Live: Health Secretary Matt Hancock reviews England's Covid tier system

Health Secretary Matt Hancock is giving an update in the House of Commons following the latest review of England's Covid-19 tier restrictions.

He will announce whether any areas will see a toughening of loosening of rules.

Any changes will come into force from midnight on Saturday.

Ahead of the announcement, health leaders have warned the government not to move areas out of tier 3 coronavirus measures "prematurely".

ITV News Political Editor Robert Peston said he believes there will not be any major changes, ahead of coronavirus restrictions being eased over Christmas.

It comes as Prime Minister Boris Johnson insisted he did not want to “cancel” Christmas, but said people should prepare for a “smaller, safer” festive period amid fears about the spread of coronavirus.

Confirming the so-called “Christmas window” allowing three households to join together between December 23 and 27 would go ahead, Mr Johnson said people would be left to make individual judgments on whether Christmas celebrations were worth the risk, with warnings to avoid elderly relatives and a recommendation to isolate beforehand.

However, the Welsh Government is putting new guidance that states only two households can form a bubble during the five days into law ahead of the festive period.

The latest data shows 255 (81%) of the 315 local areas in England have seen a rise in case rates and 60 (19%) have seen a fall.

The government said a further 612 people had died within 28 days of testing positive for Covid-19 in the UK as of Wednesday, while a further 25,161 lab-confirmed cases of coronavirus were reported.

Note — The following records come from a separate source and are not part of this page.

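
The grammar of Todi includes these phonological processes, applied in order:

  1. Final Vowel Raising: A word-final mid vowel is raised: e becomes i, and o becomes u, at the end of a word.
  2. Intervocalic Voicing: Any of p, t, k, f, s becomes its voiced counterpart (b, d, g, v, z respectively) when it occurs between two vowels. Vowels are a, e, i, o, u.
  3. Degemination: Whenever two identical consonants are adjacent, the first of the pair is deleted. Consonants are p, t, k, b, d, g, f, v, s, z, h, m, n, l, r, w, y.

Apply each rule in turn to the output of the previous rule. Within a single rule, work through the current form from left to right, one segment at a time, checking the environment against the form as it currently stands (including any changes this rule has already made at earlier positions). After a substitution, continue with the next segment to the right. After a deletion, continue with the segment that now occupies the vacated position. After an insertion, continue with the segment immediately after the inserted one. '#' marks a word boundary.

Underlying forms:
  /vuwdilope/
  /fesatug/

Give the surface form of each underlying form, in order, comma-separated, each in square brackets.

/vuwdilope/:
  1 Final Vowel Raising: [vuwdilope] → [vuwdilopi]
  2 Intervocalic Voicing: [vuwdilopi] → [vuwdilobi]
  3 Degemination: no change — [vuwdilobi]
/fesatug/:
  1 Final Vowel Raising: no change — [fesatug]
  2 Intervocalic Voicing: [fesatug] → [fezadug]
  3 Degemination: no change — [fezadug]

[vuwdilobi], [fezadug]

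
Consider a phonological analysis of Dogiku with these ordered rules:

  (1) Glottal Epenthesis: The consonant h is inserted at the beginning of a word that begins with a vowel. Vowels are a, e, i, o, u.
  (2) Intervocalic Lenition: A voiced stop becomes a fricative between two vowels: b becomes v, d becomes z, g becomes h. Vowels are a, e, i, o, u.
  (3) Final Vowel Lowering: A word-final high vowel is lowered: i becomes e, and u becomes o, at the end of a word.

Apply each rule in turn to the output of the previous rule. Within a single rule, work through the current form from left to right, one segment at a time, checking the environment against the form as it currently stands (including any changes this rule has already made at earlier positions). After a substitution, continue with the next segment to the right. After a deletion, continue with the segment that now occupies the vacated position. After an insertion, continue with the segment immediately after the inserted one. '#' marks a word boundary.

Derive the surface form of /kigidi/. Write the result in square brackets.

[kihize]

(1) Glottal Epenthesis: no change — [kigidi]
(2) Intervocalic Lenition: [kigidi] → [kihizi]
(3) Final Vowel Lowering: [kihizi] → [kihize]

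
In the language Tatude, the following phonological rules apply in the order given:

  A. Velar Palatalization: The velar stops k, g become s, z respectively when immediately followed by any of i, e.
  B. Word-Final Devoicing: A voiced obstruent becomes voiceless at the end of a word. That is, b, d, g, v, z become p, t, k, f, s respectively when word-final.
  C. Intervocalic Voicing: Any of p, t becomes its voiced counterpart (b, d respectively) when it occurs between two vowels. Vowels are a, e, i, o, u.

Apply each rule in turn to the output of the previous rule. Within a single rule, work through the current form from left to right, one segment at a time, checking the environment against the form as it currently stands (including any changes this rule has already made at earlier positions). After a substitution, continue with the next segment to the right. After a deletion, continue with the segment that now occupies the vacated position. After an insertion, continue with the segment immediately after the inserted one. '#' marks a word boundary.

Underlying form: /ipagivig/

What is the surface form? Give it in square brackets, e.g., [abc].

A Velar Palatalization: [ipagivig] → [ipazivig]
B Word-Final Devoicing: [ipazivig] → [ipazivik]
C Intervocalic Voicing: [ipazivik] → [ibazivik]

[ibazivik]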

London and parts of Essex and Hertfordshire went into tier 3 on Wednesday. Credit: PA

More than 34 million people, or 61% of England’s population, are currently living under the strictest Covid measures after London and parts of Essex and Hertfordshire moved into tier 3 on Wednesday.

Cases were rising so rapidly in the area that it was felt the situation could not wait for the tougher measures to be implemented on Saturday.

Chris Hopson, chief executive of NHS Providers, which represents hospital trusts in England, said the government was right to make that move in the South East, stating: “It must now urgently consider adding other areas to that tier where infection rates are similarly worrying.”

He added: “If the government is going to stick with its current approach to the Christmas regulations, it must also ensure that its decisions on which area is in which tier are as robust as possible.

“That means no delay in adding any area to tier 3 that needs to be in that tier, and no premature removal of any area from it, either.”

Greater Manchester mayor Andy Burnham said there was a “clear case” for the region being eased into tier 2, while the leader of Preston City Council, Cllr Matthew Brown, said he believed Lancashire will stay in tier 3.

Despite pleas from a number of medical experts to scrap the easing of restrictions over the festive period, Mr Johnson insisted “banning” Christmas would be “frankly inhuman”.

All parts of the UK are issuing tougher guidance, with a joint statement by the governments of the UK, Scotland and Wales stating: “The safest approach may be not to form a Christmas bubble.”

At a Downing Street press conference the Prime Minister:

  • Stressed that the three households, five days provisions were “maximums, not a target to aim for”

  • Suggested that from Friday people mixing with others over Christmas should effectively isolate by reducing their contacts to the “lowest possible”

  • Said people should not travel from a high-prevalence to a low-prevalence area

  • Urged people to avoid staying away from home overnight where possible

  • Suggested people should avoid seeing elderly relatives until they have been vaccinated

He added: “Have yourselves a merry little Christmas – and I’m afraid this year I do mean little.

“But with the vaccine, and all the other measures that we are taking, we do know that things will be better in this country by Easter.”

England’s chief medical officer Professor Chris Whitty said modelling indicated the looser restrictions would lead to more deaths, adding that his advice for the festive period was: “Keep it small, keep it short, keep it local and think of the most vulnerable people.”

Scotland’s First Minister Nicola Sturgeon said her “strong recommendation” was for people to stay within their own household and own home.

In Northern Ireland, First Minister Arlene Foster said the public must take “all and every precaution” at Christmas and proposals for further restrictions will be brought forward on Thursday.